Anti-fracking campaigners who exercise their democratic right to protest are heroes
What does a “domestic extremist” look like? Someone wearing a red baseball cap emblazoned with slogans claiming to make their country “great again”? A far-right thug who uses the threat of violence in an attempt to intimidate anyone who looks different from them? Or members of a community peacefully waving home-made placards, campaigning to protect themselves from pollution?
It’s far from a term of endearment and I doubt that many people would welcome being labelled as a “domestic extremist”, whether they fit the descriptions above or not. Yet that’s what Police Scotland sees me and other Green activists to be.
As reported in the Sunday National and the Ferret, Police Scotland has been trying to infiltrate communities near the Ineos petrochemical plant at Grangemouth and disrupt other campaigns. This is described in both their local and national planning documents, lumping peaceful protesters into the same category that includes the far-right threat posed by banned neo-Nazi groups such as Scottish Dawn and National Action.
Recent years have seen revelations of past police actions targeting campaigners, but it’s clear now that Police Scotland is continuing to treat so-called “Extreme Left Wing activity” in the same way as those kinds of far-right threats. So to be clear, if you have been involved in “protests around shale oil and gas extraction and unconventional oil and gas extraction” then the police are calling you a “domestic extremist”.
Greens have been consistent in the cross-party fight against fracking in Scotland, but that case has also been made by members of the SNP and even people who are now government ministers. So that means members and supporters of the Greens, Labour, the SNP and members of other parties and none have been given this insulting and ludicrous label. People who have been peacefully protesting for their own communities not to be put in danger by fracking tycoons have also been dubbed extremists.
Let me say unequivocally, anti-fracking campaigners who exercise their democratic right to protest are heroes, no matter what Police Scotland thinks of them.
Issues of justice are devolved and ministers in Scotland are responsible for overseeing policing in our country. All this begs the question of when ministers, including the First Minister, knew that Police Scotland tarred our activists with such a disgusting slur.

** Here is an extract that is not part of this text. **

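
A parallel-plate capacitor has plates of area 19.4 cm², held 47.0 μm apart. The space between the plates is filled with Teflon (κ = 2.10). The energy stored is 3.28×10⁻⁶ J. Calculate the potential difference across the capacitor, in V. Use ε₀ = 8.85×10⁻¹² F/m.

A = 19.4 cm² = 1.94×10⁻³ m².
C = κε₀A/d = 2.10 × 8.85×10⁻¹² × 1.94×10⁻³ / 4.70×10⁻⁵ = 7.67×10⁻¹⁰ F.
V = √(2U/C) = √(2 × 3.28×10⁻⁶ / 7.67×10⁻¹⁰) = 92.5 V.

92.5 V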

I asked Nicola Sturgeon about this yesterday at Holyrood and the issue was dismissed as an “operational” issue. It’s not. It’s a political question about the relationship between police and citizens in this country. The Government should clarify when they became aware of this and what actions they are going to take to challenge Police Scotland’s attitude.
If individuals, campaign groups and communities cannot peacefully campaign on issues that matter in our society without being treated as “domestic extremists”, the same category used to describe racist and fascist forces, this strikes at the heart of freedoms which are of critical importance in a democratic society.
We’ve known for years that environmental campaigners, along with peace activists and others, have in the past been spied on or infiltrated by police forces in the UK, including in Scotland, but this statement of current practice is shocking.
The Green spokesperson for justice, John Finnie MSP, has already sought answers from the Chief Constable. I’m pleased that the First Minister now intends to raise this issue with him too, but it needs to be made clear that the situation must change.
The section of the Police Scotland annual plan which lumps anti-fracking and animal welfare campaigners in with the far-right states an intention to “explore all opportunities to disrupt and detect their activities”. This cannot be allowed to stand.
Tomorrow I’ll be joining members of my party – as well as people in the SNP, Labour and many others – at Faslane Naval Base to protest the existence of weapons of mass destruction in Scotland; just as people have worked together across party lines to oppose blood sports, environmental destruction, asylum evictions and more.
I’m sure that many individual police officers working at the rally will not want to treat peaceful citizens in the same way as far-right hate-mongers. They know, in spite of what Police Scotland says, that fracking, environmental and peace campaigners are as far removed from “domestic extremism” as it gets.
I’m also sure the First Minister knows that many of her own party members will be there tomorrow, and I hope she will take the action necessary to ensure that Police Scotland rethink their approach and accept that their duty is to protect people’s freedom to peacefully campaign for a better world, not to disrupt us.
We have a right to a guarantee that nobody will be designated by Police Scotland as domestic extremists merely for attending a peaceful rally.